Victoria stopped spinning, then ran her hands nervously over her muslin skirt to smooth it. Her fiancé’s

assertion was all well and good, but she felt she might need a less subjective opinion. “Becky?” she

asked, with a nervous glance in her cousin’s direction.

But Rebecca was hardly paying attention. She had one hand up, shading her eyes—though the sun was

putting in a halfhearted appearance, being mostly hidden behind the clouds that seemed perpetually to

cover the English sky— while she scanned the green lawn before them.

“I don’t see him,” she said, sounding dismayed. “Are you sure Mr. Abbott received an invitation, Lord

Malfrey?”

“Of course I’m sure, Miss Gardiner,” Hugo said with a laugh. “I added his name to the guest list myself.

Now tell your cousin how lovely she looks, so we can join the rest of the company.”
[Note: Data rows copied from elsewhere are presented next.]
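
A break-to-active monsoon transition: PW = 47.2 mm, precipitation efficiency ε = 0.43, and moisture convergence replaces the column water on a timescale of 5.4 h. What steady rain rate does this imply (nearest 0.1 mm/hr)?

R ≈ 3.8 mm/hr

Each overturning extracts ε × PW = 0.43 × 47.2 = 20.296 mm.
Rate = ε·PW / τ = 20.296 / 5.4 h = 3.8 mm/hr.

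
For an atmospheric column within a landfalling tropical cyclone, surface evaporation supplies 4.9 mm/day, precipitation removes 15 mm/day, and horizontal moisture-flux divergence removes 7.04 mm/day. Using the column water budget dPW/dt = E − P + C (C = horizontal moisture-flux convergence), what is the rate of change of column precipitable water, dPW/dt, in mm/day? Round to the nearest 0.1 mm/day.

dPW/dt = E − P + C = 4.9 − 15 + (-7.04) = -17.1 mm/day.

dPW/dt ≈ -17.1 mm/day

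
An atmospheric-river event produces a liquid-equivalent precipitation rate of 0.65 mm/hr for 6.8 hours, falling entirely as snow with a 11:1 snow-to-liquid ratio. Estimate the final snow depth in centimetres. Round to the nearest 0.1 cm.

snow depth ≈ 4.9 cm

Liquid-equivalent depth = 0.65 × 6.8 = 4.42 mm.
Snow depth = 4.42 mm × 11 = 48.62 mm = 4.9 cm.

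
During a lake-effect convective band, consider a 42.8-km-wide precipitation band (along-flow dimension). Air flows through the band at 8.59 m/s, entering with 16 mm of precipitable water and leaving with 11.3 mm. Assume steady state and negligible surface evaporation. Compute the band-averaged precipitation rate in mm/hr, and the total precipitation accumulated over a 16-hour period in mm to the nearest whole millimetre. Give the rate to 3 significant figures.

R ≈ 3.40 mm/hr; total ≈ 54 mm

Column moisture flux per unit crosswind length is F = V × PW.
Inflow: F_in = 8.59 × 16 = 137.44 mm·m/s
Outflow: F_out = 8.59 × 11.3 = 97.067 mm·m/s
Steady-state rate R = (F_in − F_out)/L = (137.44 − 97.067) / 42800 m = 9.433e-04 mm/s.
R = 9.433e-04 × 3600 = 3.40 mm/hr.
Over 16 h: total = 3.40 × 16 = 54.4 ≈ 54 mm.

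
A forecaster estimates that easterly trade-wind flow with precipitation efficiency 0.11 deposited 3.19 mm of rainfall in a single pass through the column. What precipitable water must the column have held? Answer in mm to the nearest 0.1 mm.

PW ≈ 29.0 mm

PW = rainfall / ε = 3.19 / 0.11 = 29.0 mm.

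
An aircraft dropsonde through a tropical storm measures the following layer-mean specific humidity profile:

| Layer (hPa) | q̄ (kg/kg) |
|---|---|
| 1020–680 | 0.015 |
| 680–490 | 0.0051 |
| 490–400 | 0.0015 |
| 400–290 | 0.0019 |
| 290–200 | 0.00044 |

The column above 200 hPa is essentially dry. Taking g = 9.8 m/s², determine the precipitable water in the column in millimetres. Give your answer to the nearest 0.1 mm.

PW ≈ 65.8 mm

Precipitable water is the column-integrated vapour mass per unit area: PW = (1/g) Σ q̄ Δp, with q in kg/kg and Δp in Pa (1 kg/m² of water = 1 mm).
Layer 1020–680 hPa: Δp = 340 hPa = 34000 Pa, q̄ = 0.015 kg/kg → 0.015 × 34000 / 9.8 = 52.04 mm
Layer 680–490 hPa: Δp = 190 hPa = 19000 Pa, q̄ = 0.0051 kg/kg → 0.0051 × 19000 / 9.8 = 9.89 mm
Layer 490–400 hPa: Δp = 90 hPa = 9000 Pa, q̄ = 0.0015 kg/kg → 0.0015 × 9000 / 9.8 = 1.38 mm
Layer 400–290 hPa: Δp = 110 hPa = 11000 Pa, q̄ = 0.0019 kg/kg → 0.0019 × 11000 / 9.8 = 2.13 mm
Layer 290–200 hPa: Δp = 90 hPa = 9000 Pa, q̄ = 0.00044 kg/kg → 0.00044 × 9000 / 9.8 = 0.40 mm
PW = 52.04 + 9.89 + 1.38 + 2.13 + 0.40 = 65.84 ≈ 65.8 mm.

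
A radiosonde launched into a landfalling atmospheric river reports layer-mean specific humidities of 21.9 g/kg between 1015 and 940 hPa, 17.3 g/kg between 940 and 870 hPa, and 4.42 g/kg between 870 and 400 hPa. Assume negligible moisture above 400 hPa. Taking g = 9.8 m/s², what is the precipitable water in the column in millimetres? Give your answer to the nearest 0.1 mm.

PW ≈ 50.3 mm

Precipitable water is the column-integrated vapour mass per unit area: PW = (1/g) Σ q̄ Δp, with q in kg/kg and Δp in Pa (1 kg/m² of water = 1 mm).
Layer 1015–940 hPa: Δp = 75 hPa = 7500 Pa, q̄ = 0.0219 kg/kg → 0.0219 × 7500 / 9.8 = 16.76 mm
Layer 940–870 hPa: Δp = 70 hPa = 7000 Pa, q̄ = 0.0173 kg/kg → 0.0173 × 7000 / 9.8 = 12.36 mm
Layer 870–400 hPa: Δp = 470 hPa = 47000 Pa, q̄ = 0.00442 kg/kg → 0.00442 × 47000 / 9.8 = 21.20 mm
PW = 16.76 + 12.36 + 21.20 = 50.32 ≈ 50.3 mm.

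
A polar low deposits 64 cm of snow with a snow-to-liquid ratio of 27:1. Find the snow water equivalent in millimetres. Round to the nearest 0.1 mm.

SWE ≈ 23.7 mm

SWE = snow depth / ratio = 64 cm / 27 = 2.370 cm = 23.7 mm.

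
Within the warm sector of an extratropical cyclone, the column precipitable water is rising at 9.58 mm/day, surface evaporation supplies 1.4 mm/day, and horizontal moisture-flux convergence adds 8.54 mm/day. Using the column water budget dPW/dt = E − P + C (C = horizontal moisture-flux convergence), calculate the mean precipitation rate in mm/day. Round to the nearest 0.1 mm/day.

P ≈ 0.4 mm/day

dPW/dt = +9.58 mm/day.
P = E + C − dPW/dt = 1.4 + (8.54) − (+9.58) = 0.4 mm/day.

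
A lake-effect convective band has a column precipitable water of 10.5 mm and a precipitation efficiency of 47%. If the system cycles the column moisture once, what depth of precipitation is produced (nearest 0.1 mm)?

Precipitation = ε × PW = 0.47 × 10.5 = 4.9 mm.

precipitation ≈ 4.9 mm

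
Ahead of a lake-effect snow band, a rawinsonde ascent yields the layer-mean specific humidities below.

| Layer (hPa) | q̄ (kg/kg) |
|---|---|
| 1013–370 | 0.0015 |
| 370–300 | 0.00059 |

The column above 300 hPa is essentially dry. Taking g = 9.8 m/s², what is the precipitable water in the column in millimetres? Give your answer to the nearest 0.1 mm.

PW ≈ 10.3 mm

Precipitable water is the column-integrated vapour mass per unit area: PW = (1/g) Σ q̄ Δp, with q in kg/kg and Δp in Pa (1 kg/m² of water = 1 mm).
Layer 1013–370 hPa: Δp = 643 hPa = 64300 Pa, q̄ = 0.0015 kg/kg → 0.0015 × 64300 / 9.8 = 9.84 mm
Layer 370–300 hPa: Δp = 70 hPa = 7000 Pa, q̄ = 0.00059 kg/kg → 0.00059 × 7000 / 9.8 = 0.42 mm
PW = 9.84 + 0.42 = 10.26 ≈ 10.3 mm.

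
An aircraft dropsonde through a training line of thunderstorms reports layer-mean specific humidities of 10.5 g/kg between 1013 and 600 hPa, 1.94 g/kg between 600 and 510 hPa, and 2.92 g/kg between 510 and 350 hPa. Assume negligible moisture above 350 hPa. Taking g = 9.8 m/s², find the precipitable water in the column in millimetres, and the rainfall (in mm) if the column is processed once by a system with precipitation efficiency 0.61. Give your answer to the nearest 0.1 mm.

Precipitable water is the column-integrated vapour mass per unit area: PW = (1/g) Σ q̄ Δp, with q in kg/kg and Δp in Pa (1 kg/m² of water = 1 mm).
Layer 1013–600 hPa: Δp = 413 hPa = 41300 Pa, q̄ = 0.0105 kg/kg → 0.0105 × 41300 / 9.8 = 44.25 mm
Layer 600–510 hPa: Δp = 90 hPa = 9000 Pa, q̄ = 0.00194 kg/kg → 0.00194 × 9000 / 9.8 = 1.78 mm
Layer 510–350 hPa: Δp = 160 hPa = 16000 Pa, q̄ = 0.00292 kg/kg → 0.00292 × 16000 / 9.8 = 4.77 mm
PW = 44.25 + 1.78 + 4.77 = 50.80 ≈ 50.8 mm.
Rainfall = ε × PW = 0.61 × 50.8 = 31.0 mm.

PW ≈ 50.8 mm; rainfall ≈ 31.0 mm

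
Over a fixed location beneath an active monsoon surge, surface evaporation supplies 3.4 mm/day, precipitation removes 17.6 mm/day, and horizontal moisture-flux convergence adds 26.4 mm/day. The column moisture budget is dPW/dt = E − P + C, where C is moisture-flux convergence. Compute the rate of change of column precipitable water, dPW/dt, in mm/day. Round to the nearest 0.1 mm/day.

dPW/dt = E − P + C = 3.4 − 17.6 + (26.4) = 12.2 mm/day.

dPW/dt ≈ 12.2 mm/day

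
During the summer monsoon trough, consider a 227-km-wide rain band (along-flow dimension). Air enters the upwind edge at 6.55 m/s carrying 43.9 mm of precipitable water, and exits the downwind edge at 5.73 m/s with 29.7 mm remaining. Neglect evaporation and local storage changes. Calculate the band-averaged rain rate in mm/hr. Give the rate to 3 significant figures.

Column moisture flux per unit crosswind length is F = V × PW.
Inflow: F_in = 6.55 × 43.9 = 287.545 mm·m/s
Outflow: F_out = 5.73 × 29.7 = 170.181 mm·m/s
Steady-state rate R = (F_in − F_out)/L = (287.545 − 170.181) / 227000 m = 5.170e-04 mm/s.
R = 5.170e-04 × 3600 = 1.86 mm/hr.

R ≈ 1.86 mm/hr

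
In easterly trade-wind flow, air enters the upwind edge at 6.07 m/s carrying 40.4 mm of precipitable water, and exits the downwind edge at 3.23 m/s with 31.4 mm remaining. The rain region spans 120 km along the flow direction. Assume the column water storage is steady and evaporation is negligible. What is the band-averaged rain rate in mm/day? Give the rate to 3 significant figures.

Column moisture flux per unit crosswind length is F = V × PW.
Inflow: F_in = 6.07 × 40.4 = 245.228 mm·m/s
Outflow: F_out = 3.23 × 31.4 = 101.422 mm·m/s
Steady-state rate R = (F_in − F_out)/L = (245.228 − 101.422) / 120000 m = 1.198e-03 mm/s.
R = 1.198e-03 × 3600 × 24 = 104 mm/day.

R ≈ 104 mm/day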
Rebecca threw Victoria a glance that could only be called perfunctory. “Vicky, stop fussing,” she said.

“You look fine.”

But this casual remark was hardly enough to satisfy Victoria, who had spent the whole of the morning in

front of her bedroom mirror, castigating Mariah for not getting her hair coiled to perfection and her gown

wrinkle-free. Nothing looked right—not her upswept hair, not the high-waisted white gown, not the blue

silk sash just below her bosom, not the sapphire bobs in her ears, shimmering like stars, nor even the

deceptively simple—but murderously expensive—blue-and-white straw bonnet she wore atop her head.

And Victoria wanted everything to look right, because today was the day every girl dreamed of… while

at the same time fearing it with every fiber of her being. For today was the day Victoria was to meet for

the first time the woman who would be her mother-in-law.

“Mother will love you!” Hugo had exclaimed, when Victoria had expressed her reservations about this

meeting to him. “Are you mad? How could anyone help but love you, Vicky?”

But Victoria did not share her husband-to-be’s confidence in the matter. She knew that every home

could have only one chatelaine, and she was determined that, in Hugo’s home, that would be she. But

supposing the dowager Lady Malfrey was unwilling to allow her to take charge?

Well, the dowager Lady Malfrey would simply have to be gotten rid of.

Oh, not by killing her, of course. Victoria had a profound distaste for violence, and besides thought

murder entirely too easy—unsporting, actually. It would be far more challenging simply to try to convince

Hugo’s mother of the benefits of living elsewhere… Bath, perhaps. Or Portofino. Portofino was said to

be lovely….

Oh, it would be so much nicer if it didn’t come to that! It would be so much nicer if Hugo’s mother

turned out to be rather a dim sort of woman, only too happy to allow Victoria to take over the running of

her household. Or, better still, if she happened to turn out to be a shrewd woman who recognized at

once Victoria’s superior management skills, and stepped dutifully out of the way.